Kata spasial sering digunakan untuk menunjukkan suatu tempat dengan segala isinya yang memiliki fungsi tertentu. Tetapi, apakah spasial beda dengan tempat? Jawabannya adalah beda.
Arti spasial dapat dilihat dari semua unsur yang memberikan identitas terhadap keberadaan ruang tersebut. Sebagai contoh ruang tidur; di dalamnya tidak hanya terdapat tempat tidur, tetapi ada lemari, meja, dan kursi belajar mungkin; ada lampu, ada jendela, dan identitas lainnya yang menunjukkan ruang tidur.
Pemahaman tentang spasial tidak terbatas seperti yang dicontohkan. Ruang dapat menjangkau skala yang lebih luas, seperti ruang desa, ruang kota, bahkan lebih luas dari itu, yaitu ruang permukiman bumi.
Menurut istilah geografi umum, spasial adalah seluruh permukaan bumi yang merupakan lapisan biosfera tempat hidup tumbuhan, binatang, dan manusia. Sedangkan menurut istilah geografi regional, spasial merupakan suatu wilayah yang mempunyai batasan geografi, yaitu batasan menurut keadaan fisik, sosial, atau pemerintahan yang terjadi dari sebagian permukaan bumi dan lapisan tanah di bawahnya, serta lapisan udara di atasnya.

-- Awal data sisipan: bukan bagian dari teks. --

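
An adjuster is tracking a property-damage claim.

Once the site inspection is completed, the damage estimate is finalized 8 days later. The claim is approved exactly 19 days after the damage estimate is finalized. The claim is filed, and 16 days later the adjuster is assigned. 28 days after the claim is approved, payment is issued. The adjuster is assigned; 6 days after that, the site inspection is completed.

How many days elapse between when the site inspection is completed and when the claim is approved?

Causal path: the site inspection is completed → the damage estimate is finalized → the claim is approved.
Total delay along the path: 8 + 19 = 27 days.

27 days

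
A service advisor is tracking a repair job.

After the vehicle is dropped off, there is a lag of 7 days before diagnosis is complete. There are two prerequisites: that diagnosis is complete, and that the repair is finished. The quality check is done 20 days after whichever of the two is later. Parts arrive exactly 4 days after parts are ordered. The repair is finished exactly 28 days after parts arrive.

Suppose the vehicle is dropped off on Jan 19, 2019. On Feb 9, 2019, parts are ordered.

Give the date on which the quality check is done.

The vehicle is dropped off: Jan 19, 2019.
Diagnosis is complete: Jan 19, 2019 + 7 days = Jan 26, 2019.
Parts are ordered: Feb 9, 2019.
Parts arrive: Feb 9, 2019 + 4 days = Feb 13, 2019.
The repair is finished: Feb 13, 2019 + 28 days = Mar 13, 2019.
Both prerequisites met — diagnosis is complete (Jan 26, 2019), the repair is finished (Mar 13, 2019); the later is Mar 13, 2019.
The quality check is done: Mar 13, 2019 + 20 days = Apr 2, 2019.

Apr 2, 2019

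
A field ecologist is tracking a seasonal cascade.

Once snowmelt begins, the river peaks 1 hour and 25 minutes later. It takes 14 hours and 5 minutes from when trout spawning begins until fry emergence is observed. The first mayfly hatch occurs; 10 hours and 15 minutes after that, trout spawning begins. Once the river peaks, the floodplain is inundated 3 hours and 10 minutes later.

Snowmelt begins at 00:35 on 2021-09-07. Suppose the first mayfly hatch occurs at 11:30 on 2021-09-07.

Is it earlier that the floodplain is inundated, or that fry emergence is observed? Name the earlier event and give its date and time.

The floodplain is inundated — 05:10 on 2021-09-07

Snowmelt begins: 00:35 Sep 7, 2021.
The river peaks: 00:35 Sep 7, 2021 + 1h25m = 02:00 Sep 7, 2021.
The floodplain is inundated: 02:00 Sep 7, 2021 + 3h10m = 05:10 Sep 7, 2021.
The first mayfly hatch occurs: 11:30 Sep 7, 2021.
Trout spawning begins: 11:30 Sep 7, 2021 + 10h15m = 21:45 Sep 7, 2021.
Fry emergence is observed: 21:45 Sep 7, 2021 + 14h05m = 11:50 Sep 8, 2021.
Comparing: the floodplain is inundated at 05:10 Sep 7, 2021 vs fry emergence is observed at 11:50 Sep 8, 2021. Earlier: the floodplain is inundated.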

Kemudian menurut Sumaatmadja, wujud ruang di permukaan bumi berbentuk tiga dimensi. Bentangannya berupa daratan dan perairan, sedangkan ke arah vertikal berupa lapisan udara. Dalam ruang ini berlokasi benda hidup dan benda mati serta gejala-gejala yang satu sama lainnya berinteraksi. Jadi, ruang adalah tempat yang memberikan kita hidup karena di dalamnya terdapat unsur-unsur yang diperlukan untuk kehidupan.

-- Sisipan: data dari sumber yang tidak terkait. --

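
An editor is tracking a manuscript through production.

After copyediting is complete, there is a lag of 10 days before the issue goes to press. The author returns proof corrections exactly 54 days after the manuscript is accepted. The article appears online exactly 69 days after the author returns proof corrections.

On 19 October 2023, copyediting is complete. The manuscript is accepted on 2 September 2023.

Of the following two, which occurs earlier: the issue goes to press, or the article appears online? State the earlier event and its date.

Copyediting is complete: Oct 19, 2023.
The issue goes to press: Oct 19, 2023 + 10 days = Oct 29, 2023.
The manuscript is accepted: Sep 2, 2023.
The author returns proof corrections: Sep 2, 2023 + 54 days = Oct 26, 2023.
The article appears online: Oct 26, 2023 + 69 days = Jan 3, 2024.
Comparing: the issue goes to press on Oct 29, 2023 vs the article appears online on Jan 3, 2024. Earlier: the issue goes to press.

The issue goes to press — 29 October 2023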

Implementasi spasial dalam kehidupan sehari-hari digunakan untuk mengetahui penyebaran penggunaan ruang yang telah ada, dan penyediaan ruang yang akan digunakan atau dimanfaatkan untuk pelbagai kegunaan yang dirancang. Keruangan tersebut didayagunakan sedemikian rupa untuk kepentingan manusia. Dampak positif dan negatif dari keberadaan ruang seperti itu selalu dikaitkan dengan kepentingan manusia pada saat ini dan akan datang.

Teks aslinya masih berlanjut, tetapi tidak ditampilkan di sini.